Военная пропаганда, которая была на первом плане в годы Гражданской войны, с 1920 г. начинает вытесняться так называемой «производственной пропагандой», которая преследовала цель укрепить «социалистическую дисциплину труда», поднять его производительность, а главное, как писал Л.Д. Троцкий, формировать у молодого рабочего «сознание того, что его производственная работа есть в то же время социалистическое служение». «В нашу героическую эпоху, – подчеркивал он, – все должны быть героями; героев винтовки должны сменить герои молота, герои топора…»[1253]

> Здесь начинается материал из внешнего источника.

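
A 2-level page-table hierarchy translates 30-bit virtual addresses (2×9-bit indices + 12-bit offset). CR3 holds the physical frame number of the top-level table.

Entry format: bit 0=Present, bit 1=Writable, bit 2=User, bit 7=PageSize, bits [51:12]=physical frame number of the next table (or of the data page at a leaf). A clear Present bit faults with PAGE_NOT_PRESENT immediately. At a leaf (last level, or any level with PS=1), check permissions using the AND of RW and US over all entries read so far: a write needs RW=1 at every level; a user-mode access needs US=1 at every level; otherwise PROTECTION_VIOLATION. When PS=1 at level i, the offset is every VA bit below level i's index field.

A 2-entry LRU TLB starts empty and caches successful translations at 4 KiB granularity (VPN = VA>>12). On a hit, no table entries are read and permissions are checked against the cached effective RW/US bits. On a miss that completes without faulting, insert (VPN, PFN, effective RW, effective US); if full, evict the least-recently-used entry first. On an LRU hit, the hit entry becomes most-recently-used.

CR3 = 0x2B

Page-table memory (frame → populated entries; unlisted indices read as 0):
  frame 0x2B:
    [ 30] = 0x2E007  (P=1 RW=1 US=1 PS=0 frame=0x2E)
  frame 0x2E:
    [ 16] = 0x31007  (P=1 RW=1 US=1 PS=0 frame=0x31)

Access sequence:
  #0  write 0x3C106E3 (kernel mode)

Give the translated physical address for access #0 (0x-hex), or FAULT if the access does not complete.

Trace:
#0 VA=0x3C106E3 (w,kernel):
  [0] read 0x2B idx=30: raw=0x2E007 flags P=1 W=1 U=1 S=0
  [1] read 0x2E idx=16: raw=0x31007 flags P=1 W=1 U=1 S=0
  → PA=0x316E3  (2 entries read)

Access #0 PA: 0x316E3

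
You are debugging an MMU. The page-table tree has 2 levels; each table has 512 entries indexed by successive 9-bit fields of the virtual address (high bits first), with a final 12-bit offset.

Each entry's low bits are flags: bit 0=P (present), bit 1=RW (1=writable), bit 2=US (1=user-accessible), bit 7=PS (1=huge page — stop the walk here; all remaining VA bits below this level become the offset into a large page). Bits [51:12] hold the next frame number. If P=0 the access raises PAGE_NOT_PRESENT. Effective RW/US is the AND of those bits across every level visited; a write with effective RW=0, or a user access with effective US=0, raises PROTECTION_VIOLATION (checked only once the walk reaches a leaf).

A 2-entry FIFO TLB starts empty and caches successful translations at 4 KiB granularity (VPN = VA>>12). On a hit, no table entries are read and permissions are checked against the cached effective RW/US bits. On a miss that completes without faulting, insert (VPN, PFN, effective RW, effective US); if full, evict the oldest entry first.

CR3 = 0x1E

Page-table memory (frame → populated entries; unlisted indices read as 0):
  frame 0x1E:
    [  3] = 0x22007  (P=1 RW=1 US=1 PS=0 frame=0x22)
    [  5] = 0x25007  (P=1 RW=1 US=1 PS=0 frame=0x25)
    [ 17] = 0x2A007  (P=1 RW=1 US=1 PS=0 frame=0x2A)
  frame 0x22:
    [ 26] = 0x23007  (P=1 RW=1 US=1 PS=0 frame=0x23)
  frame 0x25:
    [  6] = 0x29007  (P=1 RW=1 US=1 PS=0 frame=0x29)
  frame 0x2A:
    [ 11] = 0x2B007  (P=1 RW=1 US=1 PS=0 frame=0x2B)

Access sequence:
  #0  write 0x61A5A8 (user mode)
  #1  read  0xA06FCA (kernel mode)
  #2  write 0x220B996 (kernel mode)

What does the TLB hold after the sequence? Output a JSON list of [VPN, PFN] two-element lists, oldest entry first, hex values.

Trace:
#0 VA=0x61A5A8 (w,user):
  L0 @0x1E[3] → 0x22007  P=1,RW=1,US=1,PS=0
  L1 @0x22[26] → 0x23007  P=1,RW=1,US=1,PS=0
  → PA=0x235A8  (2 entries read)
#1 VA=0xA06FCA (r,kernel):
  L0 @0x1E[5] → 0x25007  P=1,RW=1,US=1,PS=0
  L1 @0x25[6] → 0x29007  P=1,RW=1,US=1,PS=0
  → PA=0x29FCA  (2 entries read)
#2 VA=0x220B996 (w,kernel):
  L0 @0x1E[17] → 0x2A007  P=1,RW=1,US=1,PS=0
  L1 @0x2A[11] → 0x2B007  P=1,RW=1,US=1,PS=0
  → PA=0x2B996  (2 entries read)

TLB: [["0xA06", "0x29"], ["0x220B", "0x2B"]]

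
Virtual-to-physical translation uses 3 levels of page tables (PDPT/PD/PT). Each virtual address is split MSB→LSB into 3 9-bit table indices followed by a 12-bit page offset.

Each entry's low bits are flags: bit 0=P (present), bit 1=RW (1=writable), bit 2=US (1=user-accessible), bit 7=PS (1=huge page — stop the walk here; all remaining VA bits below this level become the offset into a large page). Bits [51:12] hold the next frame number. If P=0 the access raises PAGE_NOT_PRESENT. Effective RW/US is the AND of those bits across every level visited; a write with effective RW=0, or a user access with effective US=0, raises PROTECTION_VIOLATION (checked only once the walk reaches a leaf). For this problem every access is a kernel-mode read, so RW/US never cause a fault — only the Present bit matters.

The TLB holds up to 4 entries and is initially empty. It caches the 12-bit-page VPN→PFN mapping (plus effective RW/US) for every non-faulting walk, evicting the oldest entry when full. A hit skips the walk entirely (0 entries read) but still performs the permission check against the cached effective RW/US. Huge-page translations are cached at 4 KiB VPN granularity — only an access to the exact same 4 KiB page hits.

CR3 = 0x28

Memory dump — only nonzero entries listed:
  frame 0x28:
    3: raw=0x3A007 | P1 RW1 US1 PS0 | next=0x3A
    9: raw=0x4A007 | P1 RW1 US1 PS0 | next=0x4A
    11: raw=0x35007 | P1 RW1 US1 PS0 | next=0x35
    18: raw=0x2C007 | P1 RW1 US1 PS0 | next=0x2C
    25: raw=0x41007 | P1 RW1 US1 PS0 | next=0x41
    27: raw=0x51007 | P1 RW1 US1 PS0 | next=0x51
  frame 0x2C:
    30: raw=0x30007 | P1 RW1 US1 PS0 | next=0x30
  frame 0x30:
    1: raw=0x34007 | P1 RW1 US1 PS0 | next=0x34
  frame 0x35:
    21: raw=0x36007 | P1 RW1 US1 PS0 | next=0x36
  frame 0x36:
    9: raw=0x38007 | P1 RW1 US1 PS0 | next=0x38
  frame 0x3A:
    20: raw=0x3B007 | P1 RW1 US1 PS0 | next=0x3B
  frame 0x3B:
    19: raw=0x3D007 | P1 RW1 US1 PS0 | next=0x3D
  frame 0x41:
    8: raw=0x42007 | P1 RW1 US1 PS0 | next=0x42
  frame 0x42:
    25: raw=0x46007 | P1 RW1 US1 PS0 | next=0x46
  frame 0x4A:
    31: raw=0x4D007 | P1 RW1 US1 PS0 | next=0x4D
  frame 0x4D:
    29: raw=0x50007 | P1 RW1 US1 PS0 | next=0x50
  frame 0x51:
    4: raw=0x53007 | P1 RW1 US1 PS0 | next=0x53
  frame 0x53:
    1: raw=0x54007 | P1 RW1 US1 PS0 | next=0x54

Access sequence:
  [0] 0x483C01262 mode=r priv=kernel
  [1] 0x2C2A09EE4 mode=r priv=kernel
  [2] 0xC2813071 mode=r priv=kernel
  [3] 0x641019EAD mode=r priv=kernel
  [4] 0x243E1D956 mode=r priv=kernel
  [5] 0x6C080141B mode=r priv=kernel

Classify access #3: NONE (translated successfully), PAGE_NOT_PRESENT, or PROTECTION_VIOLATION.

Walk each access:
#0 VA=0x483C01262 (r,kernel):
  L0: frame=0x28 idx=18 entry=0x2C007 [P=1 RW=1 US=1 PS=0]
  L1: frame=0x2C idx=30 entry=0x30007 [P=1 RW=1 US=1 PS=0]
  L2: frame=0x30 idx=1 entry=0x34007 [P=1 RW=1 US=1 PS=0]
  ✓ 0x34262  — 3 lookups
#1 VA=0x2C2A09EE4 (r,kernel):
  L0: frame=0x28 idx=11 entry=0x35007 [P=1 RW=1 US=1 PS=0]
  L1: frame=0x35 idx=21 entry=0x36007 [P=1 RW=1 US=1 PS=0]
  L2: frame=0x36 idx=9 entry=0x38007 [P=1 RW=1 US=1 PS=0]
  ✓ 0x38EE4  — 3 lookups
#2 VA=0xC2813071 (r,kernel):
  L0: frame=0x28 idx=3 entry=0x3A007 [P=1 RW=1 US=1 PS=0]
  L1: frame=0x3A idx=20 entry=0x3B007 [P=1 RW=1 US=1 PS=0]
  L2: frame=0x3B idx=19 entry=0x3D007 [P=1 RW=1 US=1 PS=0]
  ✓ 0x3D071  — 3 lookups
#3 VA=0x641019EAD (r,kernel):
  L0: frame=0x28 idx=25 entry=0x41007 [P=1 RW=1 US=1 PS=0]
  L1: frame=0x41 idx=8 entry=0x42007 [P=1 RW=1 US=1 PS=0]
  L2: frame=0x42 idx=25 entry=0x46007 [P=1 RW=1 US=1 PS=0]
  ✓ 0x46EAD  — 3 lookups
#4 VA=0x243E1D956 (r,kernel):
  L0: frame=0x28 idx=9 entry=0x4A007 [P=1 RW=1 US=1 PS=0]
  L1: frame=0x4A idx=31 entry=0x4D007 [P=1 RW=1 US=1 PS=0]
  L2: frame=0x4D idx=29 entry=0x50007 [P=1 RW=1 US=1 PS=0]
  ✓ 0x50956  — 3 lookups
#5 VA=0x6C080141B (r,kernel):
  L0: frame=0x28 idx=27 entry=0x51007 [P=1 RW=1 US=1 PS=0]
  L1: frame=0x51 idx=4 entry=0x53007 [P=1 RW=1 US=1 PS=0]
  L2: frame=0x53 idx=1 entry=0x54007 [P=1 RW=1 US=1 PS=0]
  ✓ 0x5441B  — 3 lookups

Access #3 fault: NONE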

При этом наряду с обычными формами пропаганды широко использовалась сила примера, образца, подражания. Для этого в пропагандистский обиход начали внедряться обряды, символизировавшие апофеоз труда, предназначенные для воспитания в молодом поколении чувства благоговения перед «трудовой солидарностью пролетариата». Одним из таких обрядов стало торжественное чествование трудовых юбилеев рабочих-ветеранов – «культ героев труда», проводившееся под эгидой петроградских профсоюзов. Еще большее значение придавалось организации трудовых субботников, которые были призваны не столько поднять экономику, сколько сыграть роль фактора воспитания «нового отношения к труду». Петроградский комиссар внутренних дел С.Н. Равич, выступая в августе 1919 г. на совместном собрании делегаток Петросовета и членов бюро секции работниц при ПК РКП(б) по вопросу о субботниках, отмечала, что «те, которые в самом начале относились немного скептически к этой мере <…>, теперь сами придают этой мере большое значение. Не столь велико значение ее экономическое, сколько морально-политическое»[1254].Устная и печатная пропагандистская практика большевиков выработала совершенно новый, непривычный как для обыденной жизни, так и для старой литературы язык. Язык большевистской пропаганды как бы стремился уйти от рассудочной холодной прозы, приобретая некоторые черты поэтического языка. Он был эмоционально напряжен, патетически приподнят, контрастен и метафоричен. Он оперировал простейшими образами-лозунгами, доступными широкой массе народа. Он был сродни языку страстной религиозной проповеди, молитвы, гимна. Он провозглашал громовые анафемы презренным врагам, воспевал «светлое царство социализма», сурово возвеличивал мучеников революции.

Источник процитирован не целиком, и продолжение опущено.